L’unification du Commandement opérationnel autour du Chef d’État-major général des Armées est un autre pilier de cette réforme. Cette nouvelle organisation vise à accélérer les réponses en cas d’attaque, de crise majeure ou de menace transfrontalière, tout en évitant une militarisation permanente des autres forces (Police, Gendarmerie, Garde nationale, Protection civile).
Depuis 2022, la Police nationale et la Protection civile ont d’ailleurs adopté un statut militarisé, facilitant leur intégration dans un dispositif plus cohérent sans altérer leurs missions quotidiennes de sécurité publique et d’assistance aux populations.
Renforcer l’administration et impliquer les acteurs locaux
Daoud Aly Mohammedine a mis en lumière trois priorités lors de son intervention : moderniser l’Administration territoriale, associer les leaders traditionnels à la lutte antiterroriste et poursuivre le recrutement ainsi que l’équipement des forces. Ces mesures s’articulent avec le rôle accru confié au ministère de l’Administration territoriale et de la Décentralisation, chargé de la défense civile, de la coordination des services déconcentrés et de la mobilisation citoyenne. L’enjeu ? Permettre aux communes de signaler les alertes sans transformer les habitants en auxiliaires des forces de l’ordre.

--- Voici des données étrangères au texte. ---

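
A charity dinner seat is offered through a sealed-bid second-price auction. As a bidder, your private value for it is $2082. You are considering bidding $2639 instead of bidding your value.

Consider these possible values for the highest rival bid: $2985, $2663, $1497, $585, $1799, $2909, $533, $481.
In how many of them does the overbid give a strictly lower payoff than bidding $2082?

The deviation hurts exactly when the highest competing bid lies strictly between $2082 and $2639 — overbidding then wins at a price above your value.
$2985: above both → same outcome either way.
$2663: above both → same outcome either way.
$1497: below both → same outcome either way.
$585: below both → same outcome either way.
$1799: below both → same outcome either way.
$2909: above both → same outcome either way.
$533: below both → same outcome either way.
$481: below both → same outcome either way.
Count: 0.

0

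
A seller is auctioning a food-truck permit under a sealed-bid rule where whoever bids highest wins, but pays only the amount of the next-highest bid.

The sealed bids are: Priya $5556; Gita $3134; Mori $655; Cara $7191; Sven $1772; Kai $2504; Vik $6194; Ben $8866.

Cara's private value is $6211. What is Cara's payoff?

$0

Highest bid: Ben at $8866, so Ben wins.
Second-highest bid: Cara at $7191 — that is the price the winner pays.
Cara did not win, so Cara pays nothing and receives nothing: payoff $0.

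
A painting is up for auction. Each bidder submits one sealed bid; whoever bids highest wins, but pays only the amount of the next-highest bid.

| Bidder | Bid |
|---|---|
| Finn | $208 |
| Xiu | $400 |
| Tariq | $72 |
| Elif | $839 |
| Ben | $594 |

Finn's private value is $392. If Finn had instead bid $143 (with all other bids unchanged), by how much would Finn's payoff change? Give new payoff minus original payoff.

$0

The highest bid among the other bidders is $839; Finn's bid doesn't change that.
Original bid $208: Finn is not highest (top rival bid is $839); payoff $0.
Alternative bid $143: Finn is not highest (top rival bid is $839); payoff $0.
Change in payoff = $0 − ($0) = $0.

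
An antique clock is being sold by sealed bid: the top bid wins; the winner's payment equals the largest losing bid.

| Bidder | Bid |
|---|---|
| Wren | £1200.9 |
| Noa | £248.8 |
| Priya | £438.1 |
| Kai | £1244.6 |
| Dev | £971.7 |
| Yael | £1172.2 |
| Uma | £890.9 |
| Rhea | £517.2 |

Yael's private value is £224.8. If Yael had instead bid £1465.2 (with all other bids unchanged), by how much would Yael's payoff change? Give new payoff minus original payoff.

−£1019.8

The highest bid among the other bidders is £1244.6; Yael's bid doesn't change that.
Original bid £1172.2: Yael is not highest (top rival bid is £1244.6); payoff £0.
Alternative bid £1465.2: Yael is highest, pays the top rival bid £1244.6; payoff £224.8 − £1244.6 = −£1019.8.
Change in payoff = −£1019.8 − (£0) = −£1019.8.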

Cyberdéfense : un nouveau front pour la protection de l’État
L’extension au domaine numérique s’accompagne d’une réforme spécifique. En juin, le gouvernement a officialisé la création de l’Agence nationale de la Sécurité des Systèmes d’Information (ANSSI), prévue par la Stratégie nationale de cybersécurité 2026–2030. Cette structure aura pour mission de coordonner la réponse aux cyberattaques et de protéger les infrastructures critiques. La cyberdéfense est désormais intégrée à la protection stratégique de l’État, tandis que la cybersécurité couvre un spectre plus large, incluant les administrations, les réseaux et les communications.
Par ailleurs, le programme DDR-I (Désarmement, Démobilisation et Réintégration) a déjà démontré l’importance de la coordination interinstitutionnelle. Le 4 août, 254 anciens combattants issus de divers groupes armés ont été intégrés aux Forces armées après une formation à Soufouroulaye. À terme, ce dispositif prévoit l’enrôlement de 2 000 ex-combattants et la réinsertion socio-économique de 1 000 autres. Bien que distincte de la loi sur l’architecture sécuritaire, cette initiative impose une collaboration étroite entre la Défense, la Sécurité, les instances de réconciliation et les autorités locales.
Une réforme évaluée sur le terrain
Le succès de cette refonte dépendra moins des textes que de leur application concrète. Les décrets d’application, le partage fluide des renseignements, les moyens alloués aux collectivités, les compétences en cyber, le suivi des nouveaux intégrés et la définition claire des responsabilités seront déterminants. Cette réforme trace une feuille de route ambitieuse, dont l’efficacité se mesurera à la rapidité des prises de décision, à la synergie sur le terrain et à la confiance mutuelle entre institutions, forces de sécurité et populations.